I have a dataset that has become sluggish and increasingly gives people problems when viewing cards or dashboards created with this dataset in terms of taking very long to load (or load at all), and is sluggish in analyzer as well.

To attempt to improve performance of this dataset, I am going to remove a lot of unused columns.

The dataset is a "View", but has many ETLs leading up to it.

What I am wondering is, for the purpose of this clean up, would it make a difference if I removed the unused columns within the final View, or if I removed the columns earlier in the lineage? Would one method of column removal work better than the other in terms of hoping the View will perform faster for people?


Thanks

Comments

  • MarkSnodgrass
    MarkSnodgrass Portland, Oregon 🥷

    This is a long article, but definitely worth a read to understand the Domo architecture.
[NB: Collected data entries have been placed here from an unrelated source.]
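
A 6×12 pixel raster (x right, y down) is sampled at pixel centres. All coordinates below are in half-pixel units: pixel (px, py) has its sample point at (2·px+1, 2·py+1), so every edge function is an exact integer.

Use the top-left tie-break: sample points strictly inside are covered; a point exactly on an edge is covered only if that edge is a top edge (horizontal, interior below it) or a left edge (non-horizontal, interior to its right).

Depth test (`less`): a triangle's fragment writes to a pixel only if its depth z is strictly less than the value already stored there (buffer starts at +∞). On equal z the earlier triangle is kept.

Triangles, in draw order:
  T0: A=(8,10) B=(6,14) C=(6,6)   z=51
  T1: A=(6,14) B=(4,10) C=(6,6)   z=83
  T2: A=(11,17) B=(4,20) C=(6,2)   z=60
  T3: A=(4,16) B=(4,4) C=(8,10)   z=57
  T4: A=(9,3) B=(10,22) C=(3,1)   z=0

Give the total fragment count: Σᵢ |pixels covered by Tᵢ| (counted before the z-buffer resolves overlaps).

T0:
  2·area = 16
  edge (8, 10)→(6, 14): d=(-2,4) right/bottom  bias=-1
  edge (6, 14)→(6, 6): d=(0,-8) top-left  bias=+0
  edge (6, 6)→(8, 10): d=(2,4) right/bottom  bias=-1
    (3,4)@(7, 9): e=[6,8,2] → █
    (4,4)@(9, 9): e=[-2,24,-6] → ·
    (3,5)@(7, 11): e=[2,8,6] → █
    (4,5)@(9, 11): e=[-6,24,-2] → ·
    (3,6)@(7, 13): e=[-2,8,10] → ·
  covered (2 px):
    · · · · · ·
    · · · · · ·
    · · · · · ·
    · · · · · ·
    · · · █ · ·
    · · · █ · ·
    · · · · · ·
    · · · · · ·
    · · · · · ·
    · · · · · ·
    · · · · · ·
    · · · · · ·
T1:
  2·area = 16
  edge (6, 14)→(4, 10): d=(-2,-4) top-left  bias=+0
  edge (4, 10)→(6, 6): d=(2,-4) top-left  bias=+0
  edge (6, 6)→(6, 14): d=(0,8) right/bottom  bias=-1
    (2,4)@(5, 9): e=[6,2,8] → █
    (3,4)@(7, 9): e=[14,10,-8] → ·
    (2,5)@(5, 11): e=[2,6,8] → █
    (3,5)@(7, 11): e=[10,14,-8] → ·
    (2,6)@(5, 13): e=[-2,10,8] → ·
  covered (2 px):
    · · · · · ·
    · · · · · ·
    · · · · · ·
    · · · · · ·
    · · █ · · ·
    · · █ · · ·
    · · · · · ·
    · · · · · ·
    · · · · · ·
    · · · · · ·
    · · · · · ·
    · · · · · ·
T2:
  2·area = 120
  edge (11, 17)→(4, 20): d=(-7,3) right/bottom  bias=-1
  edge (4, 20)→(6, 2): d=(2,-18) top-left  bias=+0
  edge (6, 2)→(11, 17): d=(5,15) right/bottom  bias=-1
    (3,2)@(7, 5): e=[96,24,0] → ·  [on edge]
    (3,3)@(7, 7): e=[82,28,10] → █
    (4,3)@(9, 7): e=[76,64,-20] → ·
    (3,4)@(7, 9): e=[68,32,20] → █
    (4,4)@(9, 9): e=[62,68,-10] → ·
    (2,5)@(5, 11): e=[60,0,60] → █  [on edge]
    (4,5)@(9, 11): e=[48,72,0] → ·  [on edge]
    (2,6)@(5, 13): e=[46,4,70] → █
    (4,6)@(9, 13): e=[34,76,10] → █
    (5,6)@(11, 13): e=[28,112,-20] → ·
    (2,7)@(5, 15): e=[32,8,80] → █
    (5,7)@(11, 15): e=[14,116,-10] → ·
    (5,8)@(11, 17): e=[0,120,0] → ·  [on edge]
  covered (14 px):
    · · · · · ·
    · · · · · ·
    · · · · · ·
    · · · █ · ·
    · · · █ · ·
    · · █ █ · ·
    · · █ █ █ ·
    · · █ █ █ ·
    · · █ █ █ ·
    · · █ · · ·
    · · · · · ·
    · · · · · ·
T3:
  2·area = 48
  edge (4, 16)→(4, 4): d=(0,-12) top-left  bias=+0
  edge (4, 4)→(8, 10): d=(4,6) right/bottom  bias=-1
  edge (8, 10)→(4, 16): d=(-4,6) right/bottom  bias=-1
    (2,3)@(5, 7): e=[12,6,30] → █
    (3,3)@(7, 7): e=[36,-6,18] → ·
    (2,4)@(5, 9): e=[12,14,22] → █
    (3,4)@(7, 9): e=[36,2,10] → █
    (4,4)@(9, 9): e=[60,-10,-2] → ·
    (2,5)@(5, 11): e=[12,22,14] → █
    (4,5)@(9, 11): e=[60,-2,-10] → ·
    (2,6)@(5, 13): e=[12,30,6] → █
    (3,6)@(7, 13): e=[36,18,-6] → ·
    (2,7)@(5, 15): e=[12,38,-2] → ·
  covered (6 px):
    · · · · · ·
    · · · · · ·
    · · · · · ·
    · · █ · · ·
    · · █ █ · ·
    · · █ █ · ·
    · · █ · · ·
    · · · · · ·
    · · · · · ·
    · · · · · ·
    · · · · · ·
    · · · · · ·
T4:
  2·area = 112
  edge (9, 3)→(10, 22): d=(1,19) right/bottom  bias=-1
  edge (10, 22)→(3, 1): d=(-7,-21) top-left  bias=+0
  edge (3, 1)→(9, 3): d=(6,2) right/bottom  bias=-1
    (1,0)@(3, 1): e=[112,0,0] → ·  [on edge]
    (2,1)@(5, 3): e=[76,28,8] → █
    (3,1)@(7, 3): e=[38,70,4] → █
    (4,1)@(9, 3): e=[0,112,0] → ·  [on edge]
    (2,2)@(5, 5): e=[78,14,20] → █
    (4,2)@(9, 5): e=[2,98,12] → █
    (5,2)@(11, 5): e=[-36,140,8] → ·
    (2,3)@(5, 7): e=[80,0,32] → █  [on edge]
    (5,3)@(11, 7): e=[-34,126,20] → ·
    (2,4)@(5, 9): e=[82,-14,44] → ·
    (3,4)@(7, 9): e=[44,28,40] → █
    (5,4)@(11, 9): e=[-32,112,32] → ·
    (3,6)@(7, 13): e=[48,0,64] → █  [on edge]
    (4,9)@(9, 19): e=[16,0,96] → █  [on edge]
  covered (17 px):
    · · · · · ·
    · · █ █ · ·
    · · █ █ █ ·
    · · █ █ █ ·
    · · · █ █ ·
    · · · █ █ ·
    · · · █ █ ·
    · · · · █ ·
    · · · · █ ·
    · · · · █ ·
    · · · · · ·
    · · · · · ·

Final: 41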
    Data Fundamentals: Understanding Relational Data, Domo Architecture, and Data Pipeline Optimization – Domo

    I would start with the view itself and trim things there. Beyond the number of columns, I would look at the types of joins and aggregations you are doing to ensure they are as efficient as possible. To further refine, you should only need to go back "one level" to the datasets that are used by the view and limit the columns in there.

    Hope this helps.




    **Make sure to <3 any users posts that helped you.
    **Please mark as accepted the ones who solved your issue.
  • Ashleigh
    Ashleigh Florida 🟢

    @Jbrorby I have noticed Domo has been slower this week compared to normal. I would check how many Beast modes are on the card as sometimes those can slow down performance. Maybe also try changing the cards to be driven from an ETL dataset rather than a view (some people have been noticing issues with views). Like Mark mentioned the biggest things that can effect run time of a dataflow are Joins and aggregations (specifically group by tiles). Also the amount of inputs and outputs you have in the dataflow can effect run time so make sure everything you are outputting is needed.